How does GPT-2 Predict Acronyms? Extracting and Understanding a Circuit via Mechanistic Interpretability
Jorge García-Carrasco, Alejandro Maté, Juan Trujillo
TL;DR
The paper tackles the interpretability gap for multi-token predictions in transformers by using mechanistic interpretability and activation patching to identify a dedicated 8-head circuit in GPT-2 Small that predicts three-letter acronyms. It introduces the concept of Letter Mover Heads, which copy the capital-letter content from the previous word's token to the next acronym letter, and demonstrates that these heads rely on positional information provided by the causal mask—particularly the attention to BOS—rather than solely on positional embeddings. Ablation shows the 8-head circuit is sufficient to reproduce the task performance, suggesting a modular, reusable mechanism for multi-token predictions. The study provides a concrete foundation for analyzing more complex behaviors in larger models, with implications for safety, reliability, and interpretability of AI systems in multi-token tasks.
Abstract
Transformer-based language models are treated as black-boxes because of their large number of parameters and complex internal interactions, which is a serious safety concern. Mechanistic Interpretability (MI) intends to reverse-engineer neural network behaviors in terms of human-understandable components. In this work, we focus on understanding how GPT-2 Small performs the task of predicting three-letter acronyms.

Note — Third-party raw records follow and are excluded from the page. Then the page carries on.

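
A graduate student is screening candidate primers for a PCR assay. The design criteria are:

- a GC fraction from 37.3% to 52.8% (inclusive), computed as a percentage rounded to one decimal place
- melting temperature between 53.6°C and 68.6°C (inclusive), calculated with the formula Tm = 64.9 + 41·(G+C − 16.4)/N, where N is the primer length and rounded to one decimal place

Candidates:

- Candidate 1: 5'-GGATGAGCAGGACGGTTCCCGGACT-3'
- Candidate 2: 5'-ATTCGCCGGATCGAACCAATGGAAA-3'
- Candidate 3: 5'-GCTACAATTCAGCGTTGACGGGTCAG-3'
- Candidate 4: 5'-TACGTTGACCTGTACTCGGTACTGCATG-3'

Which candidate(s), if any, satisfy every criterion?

Candidate 2 and Candidate 4.

Candidate 1 (25 nt, A=5 T=4 G=10 C=6): GC 16/25 = 64.0%, outside 37.3–52.8% ✗; Tm = 64.9 + 41·(16 − 16.4)/25 = 64.2°C ✓ — fails.
Candidate 2 (25 nt, A=9 T=4 G=6 C=6): GC 12/25 = 48.0% ✓; Tm = 64.9 + 41·(12 − 16.4)/25 = 57.7°C ✓ — passes.
Candidate 3 (26 nt, A=6 T=6 G=8 C=6): GC 14/26 = 53.8%, outside 37.3–52.8% ✗; Tm = 64.9 + 41·(14 − 16.4)/26 = 61.1°C ✓ — fails.
Candidate 4 (28 nt, A=5 T=9 G=7 C=7): GC 14/28 = 50.0% ✓; Tm = 64.9 + 41·(14 − 16.4)/28 = 61.4°C ✓ — passes.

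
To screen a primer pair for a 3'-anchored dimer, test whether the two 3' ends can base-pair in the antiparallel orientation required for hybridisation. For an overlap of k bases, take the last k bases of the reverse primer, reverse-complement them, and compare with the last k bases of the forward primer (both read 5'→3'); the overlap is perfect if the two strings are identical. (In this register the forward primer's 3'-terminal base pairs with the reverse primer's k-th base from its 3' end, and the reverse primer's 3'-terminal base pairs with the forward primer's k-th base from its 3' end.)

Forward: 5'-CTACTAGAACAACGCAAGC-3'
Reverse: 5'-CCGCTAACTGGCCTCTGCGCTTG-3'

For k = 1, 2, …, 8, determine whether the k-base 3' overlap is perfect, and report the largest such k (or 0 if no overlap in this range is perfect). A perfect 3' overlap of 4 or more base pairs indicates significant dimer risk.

Last 8 bases (5'→3') — forward …ACGCAAGC, reverse …TGCGCTTG.
Reverse complement of the reverse primer's last 8 bases: CAAGCGCA; its first k bases are the reverse complement of the reverse primer's last k bases, so a perfect k-base overlap needs the forward primer's last k bases to equal them.
Comparing (forward last k vs required): k=1: C vs C ✓; k=2: GC vs CA ✗; k=3: AGC vs CAA ✗; k=4: AAGC vs CAAG ✗; k=5: CAAGC vs CAAGC ✓; k=6: GCAAGC vs CAAGCG ✗; k=7: CGCAAGC vs CAAGCGC ✗; k=8: ACGCAAGC vs CAAGCGCA ✗.
Perfect overlaps at k = 1, 5; the largest is 5.

Longest perfect overlap: 5 complementary base pairs; significant dimer risk (threshold 4).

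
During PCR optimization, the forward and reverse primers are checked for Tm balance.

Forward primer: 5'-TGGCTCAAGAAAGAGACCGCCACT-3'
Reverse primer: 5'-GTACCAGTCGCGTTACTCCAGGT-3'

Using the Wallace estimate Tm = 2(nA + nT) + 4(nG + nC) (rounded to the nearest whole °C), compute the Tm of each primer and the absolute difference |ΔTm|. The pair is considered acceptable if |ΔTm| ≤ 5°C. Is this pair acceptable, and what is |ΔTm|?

Forward: A=8 T=3 G=6 C=7 → Tm = 2·11 + 4·13 = 74°C.
Reverse: A=4 T=6 G=6 C=7 → Tm = 2·10 + 4·13 = 72°C.
|ΔTm| = |74 − 72| = 2°C, ≤ 5°C.

|ΔTm| = 2°C; the pair is acceptable.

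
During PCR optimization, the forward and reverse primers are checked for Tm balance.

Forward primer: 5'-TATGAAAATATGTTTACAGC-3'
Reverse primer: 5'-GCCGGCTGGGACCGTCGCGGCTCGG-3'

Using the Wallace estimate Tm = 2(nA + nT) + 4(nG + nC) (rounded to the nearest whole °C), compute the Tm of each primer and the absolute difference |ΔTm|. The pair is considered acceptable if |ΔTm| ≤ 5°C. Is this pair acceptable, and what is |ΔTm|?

|ΔTm| = 42°C; the pair is not acceptable.

Forward: A=8 T=7 G=3 C=2 → Tm = 2·15 + 4·5 = 50°C.
Reverse: A=1 T=3 G=12 C=9 → Tm = 2·4 + 4·21 = 92°C.
|ΔTm| = |50 − 92| = 42°C, > 5°C.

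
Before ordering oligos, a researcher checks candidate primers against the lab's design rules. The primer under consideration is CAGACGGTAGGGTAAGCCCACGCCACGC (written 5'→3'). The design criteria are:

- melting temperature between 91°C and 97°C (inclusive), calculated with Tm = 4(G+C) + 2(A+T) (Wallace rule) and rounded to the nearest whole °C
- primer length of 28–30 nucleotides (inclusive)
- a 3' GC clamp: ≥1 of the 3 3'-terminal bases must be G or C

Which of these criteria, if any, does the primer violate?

Base counts: A=7, T=2, G=9, C=10 (length 28).
Tm: Tm = 2·9 + 4·19 = 94°C ✓
length: length 28 ✓
GC clamp: 3' end CGC has 3 G/C ✓

Meets all criteria.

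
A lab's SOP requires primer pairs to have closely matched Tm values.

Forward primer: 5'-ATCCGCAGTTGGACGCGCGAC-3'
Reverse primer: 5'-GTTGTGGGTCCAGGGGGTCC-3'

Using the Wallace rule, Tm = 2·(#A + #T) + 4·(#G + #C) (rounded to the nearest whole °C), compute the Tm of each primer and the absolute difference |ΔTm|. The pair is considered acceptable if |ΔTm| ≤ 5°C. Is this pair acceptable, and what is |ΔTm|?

Forward: A=4 T=3 G=7 C=7 → Tm = 2·7 + 4·14 = 70°C.
Reverse: A=1 T=5 G=10 C=4 → Tm = 2·6 + 4·14 = 68°C.
|ΔTm| = |70 − 68| = 2°C, ≤ 5°C.

|ΔTm| = 2°C; the pair is acceptable.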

Previous works in the MI field have focused so far on tasks that predict a single token. To the best of our knowledge, this is the first work that tries to mechanistically understand a behavior involving the prediction of multiple consecutive tokens. We discover that the prediction is performed by a circuit composed of 8 attention heads (~5% of the total heads) which we classified in three groups according to their role. We also demonstrate that these heads concentrate the acronym prediction functionality. In addition, we mechanistically interpret the most relevant heads of the circuit and find out that they use positional information which is propagated via the causal mask mechanism. We expect this work to lay the foundation for understanding more complex behaviors involving multiple-token predictions.